Jim blushed and trembled and lifted his eyes appealingly, while Mary stood white and still watching him in a sort of helpless terror.

The child moved on to his wagon.

"Say, little girl," Jim began in low tones, "it's been a thousand years since I saw you. Don't drive me away—just give me one chance for God's sake and this baby's that He sent us! I've gone straight. I've sent back every dishonest dollar. I'm earning a clean living down here and a good one. I've practiced for two years cutting out the slang, too."

He paused for breath and she turned her head away.

"Just listen a minute! I know I was a beast that night. I'm not the same now. I've been through the fires of hell and I've come out a cleaner man. Let me show you how much I love you! Life's too short, but just give me a chance. If I could undo that awful hour when I hurt you so, I'd crawl 'round the world on my hands and knees—and I'll show you that I mean it! I built this house for you and the baby."

Mary turned suddenly with wide dilated eyes.

"You—YOU built this house?" she gasped.

"I've worked on it every hour, day and night, the past two years when I wasn't earning a living in the mine. I made every stick of that furniture in the rooms up there—for you and my boy. The house is yours—whether you let me stay or not."
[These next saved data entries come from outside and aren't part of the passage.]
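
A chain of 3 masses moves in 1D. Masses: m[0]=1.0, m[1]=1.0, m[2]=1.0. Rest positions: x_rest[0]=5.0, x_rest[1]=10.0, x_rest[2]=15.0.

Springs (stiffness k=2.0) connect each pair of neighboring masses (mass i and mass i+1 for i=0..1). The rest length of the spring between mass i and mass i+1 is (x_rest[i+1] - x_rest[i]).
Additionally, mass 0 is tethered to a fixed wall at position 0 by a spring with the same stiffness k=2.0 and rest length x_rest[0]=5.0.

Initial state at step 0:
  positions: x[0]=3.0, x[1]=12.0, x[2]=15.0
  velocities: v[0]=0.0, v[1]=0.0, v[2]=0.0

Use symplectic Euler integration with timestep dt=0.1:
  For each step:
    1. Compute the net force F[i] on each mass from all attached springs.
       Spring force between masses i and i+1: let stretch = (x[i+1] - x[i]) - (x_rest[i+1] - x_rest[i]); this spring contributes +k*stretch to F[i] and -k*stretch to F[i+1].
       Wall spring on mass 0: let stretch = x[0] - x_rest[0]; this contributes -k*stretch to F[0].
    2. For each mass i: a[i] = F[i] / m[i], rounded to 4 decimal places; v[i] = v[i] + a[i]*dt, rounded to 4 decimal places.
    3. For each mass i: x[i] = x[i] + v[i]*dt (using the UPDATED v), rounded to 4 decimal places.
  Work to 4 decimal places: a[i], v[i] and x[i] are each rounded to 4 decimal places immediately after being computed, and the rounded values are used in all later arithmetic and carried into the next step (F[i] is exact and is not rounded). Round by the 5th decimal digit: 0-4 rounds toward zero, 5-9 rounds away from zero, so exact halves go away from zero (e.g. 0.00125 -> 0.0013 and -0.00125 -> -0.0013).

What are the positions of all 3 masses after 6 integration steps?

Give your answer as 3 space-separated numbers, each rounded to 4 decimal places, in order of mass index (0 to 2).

Answer: 5.0525 9.9973 15.6341

Derivation:
Step 0: x=[3.0000 12.0000 15.0000] v=[0.0000 0.0000 0.0000]
Step 1: x=[3.1200 11.8800 15.0400] v=[1.2000 -1.2000 0.4000]
Step 2: x=[3.3528 11.6480 15.1168] v=[2.3280 -2.3200 0.7680]
Step 3: x=[3.6845 11.3195 15.2242] v=[3.3165 -3.2853 1.0742]
Step 4: x=[4.0952 10.9164 15.3535] v=[4.1066 -4.0314 1.2933]
Step 5: x=[4.5604 10.4656 15.4941] v=[4.6518 -4.5082 1.4059]
Step 6: x=[5.0525 9.9973 15.6341] v=[4.9208 -4.6835 1.4002]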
"I—I can't take it, Jim," she faltered.

"You've got to, girlie. You can't throw a gift like this back in a fellow's face—it cost too much! Your money's all gone. You've got to bring up that kid. He's mine, too. I'm man enough to support my wife and baby and I'm going to do it. I don't care what you say. You've got to let me. I'm going to work for you, live for you and die for you—whether you stay with me or not. I've got the right to do that, you know."